Das Unvereinbarkeitsgesetz ist laut Pilz vom Nationalrat absichtlich so beschlossen worden, wie es beschlossen wurde. Es gehe nicht darum zu wissen, ob ein Regierungsmitglied irgendein Unternehmen dominiere, meinte er, dies wäre ohnehin öffentlich bekannt, vielmehr müssten die Abgeordneten wissen, was einem Politiker, einer Politikerin gehöre und ob ein Regierungsmitglied besonderes Interesse am Wohlergehen eines Unternehmens habe.

Die Verteidigung Grassers, er sei hinsichtlich seiner Meldepflichten "schlecht beraten worden", ließ Pilz nicht gelten. Es gebe wenige Gesetzesstellen, die so einfach und klar zu lesen seien, wie der entsprechende Paragraph des Unvereinbarkeitsgesetzes, betonte er. Pilz fragt sich, ob dieselben Leute, die Grasser in dieser Frage beraten haben, ihn auch bei der VOEST-Privatisierung, der Eurofighter-Beschaffung, der Veräußerung der Bundesimmobilien und bei anderen Entscheidungen beraten haben.

Pilz äußerte darüber hinaus den Verdacht, dass Grasser das Unvereinbarkeitsgesetz und damit die österreichische Verfassung nach wie vor nicht beachtet. Ihm zufolge ist Grasser nämlich nicht nur verpflichtet, sein jetziges Aktienpaket zu melden, sondern alle Aktien, die er zu Beginn seiner Tätigkeit als Finanzminister besessen bzw. danach erworben habe. Dies werde vom Minister aber nach wie vor geheim gehalten, klagte Pilz. Weiters fragt er sich, ob Grasser seinen Immobilienbesitz ordnungsgemäß dem Rechnungshof gemeldet und ob er für ihn tätige Treuhänder habe.

Das Besondere an Finanzminister Grasser sei, dass man, egal wo man mit einer Recherche beginne, Ungereimtheiten, Unvereinbarkeiten, problematische Zustände und zum Teil gesetzeswidriges Verhalten finde, erklärte Pilz. Er kenne, trotz vieler Skandale in der Vergangenheit, keinen ähnlichen Fall.

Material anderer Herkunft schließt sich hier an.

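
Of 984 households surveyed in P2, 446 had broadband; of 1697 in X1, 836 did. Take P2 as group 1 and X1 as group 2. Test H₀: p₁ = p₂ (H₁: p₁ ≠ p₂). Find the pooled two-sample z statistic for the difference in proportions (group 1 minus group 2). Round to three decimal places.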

Nationalratspräsident Dr. KHOL kündigte an, einen Ordnungsruf für den von Pilz verwendeten Ausdruck "Schiebung" in Richtung Finanzminister Grasser zu prüfen.

Finanzminister Mag. GRASSER verwahrte sich gegen die "Hetzjagd" und sprach von "unwahren, unrichtigen Unterstellungen", die er in aller Deutlichkeit zurückweise. Er ortet eine bewusste Diskreditierung und Kriminalisierung seiner Person. "Sie schütten an, Sie machen schlecht!", klagte er. Er werde dieser "Vernaderungskampagne" sicherlich nicht weichen. Die verabsäumte Meldung seines Aktienbesitzes an den Unvereinbarkeitsausschuss wertete Grasser als "Formalfehler".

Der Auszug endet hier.